The relationship between the quaternions and the faces of a cube extends to a relationship with the corners of a chiral cube as well.

The cube rotates as a unitary whole. The corners are coded with three of the four ordered polarities the same and one different. Taken together the codes for the corners and faces control the axis of rotation from each face to another: which polarity is fixed and which is changed common to both codes.

coding of quaternions in colour


Taken together, the unitary transformations of the codes for each corner and face control which axis the cube rotates about whenever a unitary quaternion is multiplied by another.

Each quaternion in a multiplication cycle is turned into its polar opposite in three multiplication steps. The cycles rotate in one direction (order yellow, blue, green) if the quaternions are multiplied sequentially by +j, +i and +k and in the opposite direction (order blue, yellow, green) if they are multiplied sequentially by -i, -j and -k. Each multiplication step corresponds with a rotation about an axis defined by opposed corners of a cube, which corners are identified by +  +  + and –  –  – triplets that define XOR and XNOR truth tables.


In a chiralkine exchange, the positions of members of the exchange cycle through six states, two of which function as the poles. The creation, exchange and redemption of units under a contract correspond with rotation about corners, transferring ownership of a good or service in steps, while the coupled exchange of units corresponds with a 180 degree rotation about the poles, transfers ownership of a good or service in one step.
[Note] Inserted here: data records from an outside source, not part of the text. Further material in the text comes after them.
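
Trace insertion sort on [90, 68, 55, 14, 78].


Initial: [90, 68, 55, 14, 78]
Insert 68: [68, 90, 55, 14, 78]
Insert 55: [55, 68, 90, 14, 78]
Insert 14: [14, 55, 68, 90, 78]
Insert 78: [14, 55, 68, 78, 90]

Sorted: [14, 55, 68, 78, 90]


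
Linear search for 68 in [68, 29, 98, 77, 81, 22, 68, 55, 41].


i=0: 68==68 found!

Found at 0, 1 comps


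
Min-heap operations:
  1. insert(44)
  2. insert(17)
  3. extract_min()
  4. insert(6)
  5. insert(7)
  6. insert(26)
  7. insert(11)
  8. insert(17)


insert(44) -> [44]
insert(17) -> [17, 44]
extract_min()->17, [44]
insert(6) -> [6, 44]
insert(7) -> [6, 44, 7]
insert(26) -> [6, 26, 7, 44]
insert(11) -> [6, 11, 7, 44, 26]
insert(17) -> [6, 11, 7, 44, 26, 17]

Final heap: [6, 11, 7, 44, 26, 17]


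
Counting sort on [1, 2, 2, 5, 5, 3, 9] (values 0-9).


Input: [1, 2, 2, 5, 5, 3, 9]
Counts: [0, 1, 2, 1, 0, 2, 0, 0, 0, 1]

Sorted: [1, 2, 2, 3, 5, 5, 9]


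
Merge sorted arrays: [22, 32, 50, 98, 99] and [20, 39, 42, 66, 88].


Take 20 from B
Take 22 from A
Take 32 from A
Take 39 from B
Take 42 from B
Take 50 from A
Take 66 from B
Take 88 from B

Merged: [20, 22, 32, 39, 42, 50, 66, 88, 98, 99]


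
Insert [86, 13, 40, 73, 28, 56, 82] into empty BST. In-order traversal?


Insert 86: root
Insert 13: L from 86
Insert 40: L from 86 -> R from 13
Insert 73: L from 86 -> R from 13 -> R from 40
Insert 28: L from 86 -> R from 13 -> L from 40
Insert 56: L from 86 -> R from 13 -> R from 40 -> L from 73
Insert 82: L from 86 -> R from 13 -> R from 40 -> R from 73

In-order: [13, 28, 40, 56, 73, 82, 86]


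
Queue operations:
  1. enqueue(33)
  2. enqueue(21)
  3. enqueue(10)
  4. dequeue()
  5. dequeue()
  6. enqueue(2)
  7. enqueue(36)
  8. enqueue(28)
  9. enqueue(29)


enqueue(33) -> [33]
enqueue(21) -> [33, 21]
enqueue(10) -> [33, 21, 10]
dequeue()->33, [21, 10]
dequeue()->21, [10]
enqueue(2) -> [10, 2]
enqueue(36) -> [10, 2, 36]
enqueue(28) -> [10, 2, 36, 28]
enqueue(29) -> [10, 2, 36, 28, 29]

Final queue: [10, 2, 36, 28, 29]


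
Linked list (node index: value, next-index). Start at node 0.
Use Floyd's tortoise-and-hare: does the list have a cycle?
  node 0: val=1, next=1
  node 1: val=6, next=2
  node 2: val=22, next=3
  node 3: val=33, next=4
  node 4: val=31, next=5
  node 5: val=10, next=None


Floyd's tortoise (slow, +1) and hare (fast, +2):
  init: slow=0, fast=0
  step 1: slow=1, fast=2
  step 2: slow=2, fast=4
  step 3: fast 4->5->None, no cycle

Cycle: no


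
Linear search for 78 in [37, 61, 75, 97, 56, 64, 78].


i=0: 37!=78
i=1: 61!=78
i=2: 75!=78
i=3: 97!=78
i=4: 56!=78
i=5: 64!=78
i=6: 78==78 found!

Found at 6, 7 comps


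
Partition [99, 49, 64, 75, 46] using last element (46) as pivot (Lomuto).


Pivot: 46
Place pivot at 0: [46, 49, 64, 75, 99]

Partitioned: [46, 49, 64, 75, 99]


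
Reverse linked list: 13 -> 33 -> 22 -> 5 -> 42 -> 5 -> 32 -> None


Step 1: curr=13, set curr.next=prev(None) | reversed so far: 13
Step 2: curr=33, set curr.next=prev(13) | reversed so far: 33 -> 13
Step 3: curr=22, set curr.next=prev(33) | reversed so far: 22 -> 33 -> 13
Step 4: curr=5, set curr.next=prev(22) | reversed so far: 5 -> 22 -> 33 -> 13
Step 5: curr=42, set curr.next=prev(5) | reversed so far: 42 -> 5 -> 22 -> 33 -> 13
Step 6: curr=5, set curr.next=prev(42) | reversed so far: 5 -> 42 -> 5 -> 22 -> 33 -> 13
Step 7: curr=32, set curr.next=prev(5) | reversed so far: 32 -> 5 -> 42 -> 5 -> 22 -> 33 -> 13

32 -> 5 -> 42 -> 5 -> 22 -> 33 -> 13 -> None


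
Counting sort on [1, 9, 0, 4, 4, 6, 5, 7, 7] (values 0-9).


Input: [1, 9, 0, 4, 4, 6, 5, 7, 7]
Counts: [1, 1, 0, 0, 2, 1, 1, 2, 0, 1]

Sorted: [0, 1, 4, 4, 5, 6, 7, 7, 9]


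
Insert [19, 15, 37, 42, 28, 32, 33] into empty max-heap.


Insert 19: [19]
Insert 15: [19, 15]
Insert 37: [37, 15, 19]
Insert 42: [42, 37, 19, 15]
Insert 28: [42, 37, 19, 15, 28]
Insert 32: [42, 37, 32, 15, 28, 19]
Insert 33: [42, 37, 33, 15, 28, 19, 32]

Final heap: [42, 37, 33, 15, 28, 19, 32]


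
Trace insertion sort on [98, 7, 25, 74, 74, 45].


Initial: [98, 7, 25, 74, 74, 45]
Insert 7: [7, 98, 25, 74, 74, 45]
Insert 25: [7, 25, 98, 74, 74, 45]
Insert 74: [7, 25, 74, 98, 74, 45]
Insert 74: [7, 25, 74, 74, 98, 45]
Insert 45: [7, 25, 45, 74, 74, 98]

Sorted: [7, 25, 45, 74, 74, 98]


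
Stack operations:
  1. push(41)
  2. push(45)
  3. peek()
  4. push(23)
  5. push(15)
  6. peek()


push(41) -> [41]
push(45) -> [41, 45]
peek()->45
push(23) -> [41, 45, 23]
push(15) -> [41, 45, 23, 15]
peek()->15

Final stack: [41, 45, 23, 15]


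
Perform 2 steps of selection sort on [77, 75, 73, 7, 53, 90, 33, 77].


Initial: [77, 75, 73, 7, 53, 90, 33, 77]
Step 1: min=7 at 3
  Swap: [7, 75, 73, 77, 53, 90, 33, 77]
Step 2: min=33 at 6
  Swap: [7, 33, 73, 77, 53, 90, 75, 77]

After 2 steps: [7, 33, 73, 77, 53, 90, 75, 77]


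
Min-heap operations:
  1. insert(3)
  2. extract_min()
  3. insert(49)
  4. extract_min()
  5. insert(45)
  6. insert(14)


insert(3) -> [3]
extract_min()->3, []
insert(49) -> [49]
extract_min()->49, []
insert(45) -> [45]
insert(14) -> [14, 45]

Final heap: [14, 45]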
The significance of the maths appears to be this.

In conventional maths, 0 = -1 + 1. We use three numbers: 0, +1 and -1. We take 0 to be an absolute (nothing). +1 and -1 mutually negate.
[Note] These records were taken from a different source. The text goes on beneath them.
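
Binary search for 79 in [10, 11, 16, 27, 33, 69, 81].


Step 1: lo=0, hi=6, mid=3, val=27
Step 2: lo=4, hi=6, mid=5, val=69
Step 3: lo=6, hi=6, mid=6, val=81

Not found


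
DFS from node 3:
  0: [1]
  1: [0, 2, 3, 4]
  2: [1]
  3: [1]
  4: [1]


Visit 3, push [1]
Visit 1, push [4, 2, 0]
Visit 0, push []
Visit 2, push []
Visit 4, push []

DFS order: [3, 1, 0, 2, 4]


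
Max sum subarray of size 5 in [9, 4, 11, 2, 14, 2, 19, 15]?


[0:5]: 40
[1:6]: 33
[2:7]: 48
[3:8]: 52

Max: 52 at [3:8]


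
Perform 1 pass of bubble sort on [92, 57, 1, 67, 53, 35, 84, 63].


Initial: [92, 57, 1, 67, 53, 35, 84, 63]
Pass 1: [57, 1, 67, 53, 35, 84, 63, 92] (7 swaps)

After 1 pass: [57, 1, 67, 53, 35, 84, 63, 92]


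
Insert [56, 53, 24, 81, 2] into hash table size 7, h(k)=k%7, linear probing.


Insert 56: h=0 -> slot 0
Insert 53: h=4 -> slot 4
Insert 24: h=3 -> slot 3
Insert 81: h=4, 1 probes -> slot 5
Insert 2: h=2 -> slot 2

Table: [56, None, 2, 24, 53, 81, None]


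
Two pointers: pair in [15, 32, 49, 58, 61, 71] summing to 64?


lo=0(15)+hi=5(71)=86
lo=0(15)+hi=4(61)=76
lo=0(15)+hi=3(58)=73
lo=0(15)+hi=2(49)=64

Yes: 15+49=64


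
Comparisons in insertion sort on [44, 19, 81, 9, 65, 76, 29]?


Algorithm: insertion sort
Input: [44, 19, 81, 9, 65, 76, 29]
Sorted: [9, 19, 29, 44, 65, 76, 81]

14


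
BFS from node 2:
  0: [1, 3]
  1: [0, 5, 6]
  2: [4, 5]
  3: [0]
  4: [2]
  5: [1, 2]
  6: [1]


Visit 2, enqueue [4, 5]
Visit 4, enqueue []
Visit 5, enqueue [1]
Visit 1, enqueue [0, 6]
Visit 0, enqueue [3]
Visit 6, enqueue []
Visit 3, enqueue []

BFS order: [2, 4, 5, 1, 0, 6, 3]


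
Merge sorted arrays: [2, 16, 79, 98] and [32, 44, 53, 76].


Take 2 from A
Take 16 from A
Take 32 from B
Take 44 from B
Take 53 from B
Take 76 from B

Merged: [2, 16, 32, 44, 53, 76, 79, 98]


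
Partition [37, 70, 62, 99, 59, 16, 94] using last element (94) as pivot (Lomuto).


Pivot: 94
  37 <= 94: advance i (no swap)
  70 <= 94: advance i (no swap)
  62 <= 94: advance i (no swap)
  59 <= 94: swap -> [37, 70, 62, 59, 99, 16, 94]
  16 <= 94: swap -> [37, 70, 62, 59, 16, 99, 94]
Place pivot at 5: [37, 70, 62, 59, 16, 94, 99]

Partitioned: [37, 70, 62, 59, 16, 94, 99]


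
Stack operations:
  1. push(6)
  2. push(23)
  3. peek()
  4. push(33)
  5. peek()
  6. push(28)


push(6) -> [6]
push(23) -> [6, 23]
peek()->23
push(33) -> [6, 23, 33]
peek()->33
push(28) -> [6, 23, 33, 28]

Final stack: [6, 23, 33, 28]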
What has been found is a very simple, relativistic number system. In this number system + and – are opposites defined relative to one another. They do not mutually negate. Their order matters. They exchange with one another in order according to clear rules, and each time they do so a complementary exchange takes place in a mirror opposite configuration. These rules operate at all scales, from sub-atomic particles to spiral galaxies. It is a chiral accounting system.

At a neuronal level, you can think of information being encoded in ordered combinations of neurons firing (+) and neurons not firing (-). The encoding is chiral, just like information is encoded in the genetic code.